How about "earwigs"? Are they good for the garden or bad? What do they do exactly in the garden?
Linda Gilkeson, Expert gardener
Firstly, "woodbugs":

So called "wood bugs" are actually land-living crustaceans, not insects. The name is used for both sowbugs or pillbugs, which are very similar: pillbugs are a bit larger and are the ones that curl up into a tight ball when disturbed. Both are active at night and in wet weather. They feed on fungi and rotting plant material so are beneficial in a compost bin. While sowbugs are pretty harmless, the larger pillbugs have stronger jaws and can be damaging when they chew on fine roots, seedlings and germinating seeds. They don’t harm well-grown plants but in wet spring weather pillbugs can make it very hard to establish a stand of carrots, lettuce, beans or other seedlings.
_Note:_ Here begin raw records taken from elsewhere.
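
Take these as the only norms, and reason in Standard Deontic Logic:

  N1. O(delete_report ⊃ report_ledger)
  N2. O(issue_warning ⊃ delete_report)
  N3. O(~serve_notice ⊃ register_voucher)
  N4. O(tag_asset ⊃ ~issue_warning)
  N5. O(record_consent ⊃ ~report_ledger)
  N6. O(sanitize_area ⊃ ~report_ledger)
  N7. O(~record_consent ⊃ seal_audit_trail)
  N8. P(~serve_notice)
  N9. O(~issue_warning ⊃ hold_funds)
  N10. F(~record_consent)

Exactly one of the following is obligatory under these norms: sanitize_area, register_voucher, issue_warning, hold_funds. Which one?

hold_funds

Premise 10, F(~record_consent), is equivalent to O(record_consent).
Applying K to premise 5 (O(record_consent ⊃ ~report_ledger)) and O(record_consent) yields O(~report_ledger).
The contrapositive of premise 1 (O(delete_report ⊃ report_ledger)) is O(~report_ledger ⊃ ~delete_report), and O(~report_ledger) is already established, so O(~delete_report).
Premise 2, O(issue_warning ⊃ delete_report), contraposes to O(~delete_report ⊃ ~issue_warning); with O(~delete_report) we get O(~issue_warning).
Applying K to premise 9 (O(~issue_warning ⊃ hold_funds)) and O(~issue_warning) yields O(hold_funds).
So O(hold_funds) holds — hold_funds is obligatory. None of the other listed options is made obligatory by any chain of premises.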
They may also seriously damage melons and cucumbers by gnawing on vines and on the skin of the fruit.

These creatures are very susceptible to drying out so anything you can do to keep the environment drier will help (don’t over water seed beds; water in the morning so the soil surface dries before evening; keep mulches away from seedlings). Wait until the soil is quite warm before sowing corn and beans or start them indoors and plant out when they are a couple of inches high. Eliminate hiding places by raising planters on small blocks and by cleaning up woody debris or rotting wood around the garden.

"Earwigs": Earwigs are omnivores so they eat all kinds of things. They have a beneficial side as they prey on aphids and other soft-bodied insects, but are also pests when they chew holes in flower petals, tender new leaves and in soft fruit. They hide in crevices during the day, in compost bins, under planters and inside flower heads. Most of the time their presence is just a nuisance, such as when they drop out of a bouquet of cut flowers.

Raising planters and flower pots on small blocks removes one of their favourite hiding places. Where earwigs are a serious problem, you can make a large dent in their numbers by setting upside down flowerpots stuffed with crumpled newspaper between plants (rolled up corrugated cardboard also works). In the morning, shake the paper or rolled cardboard over a bucket of soapy water to drown the earwigs.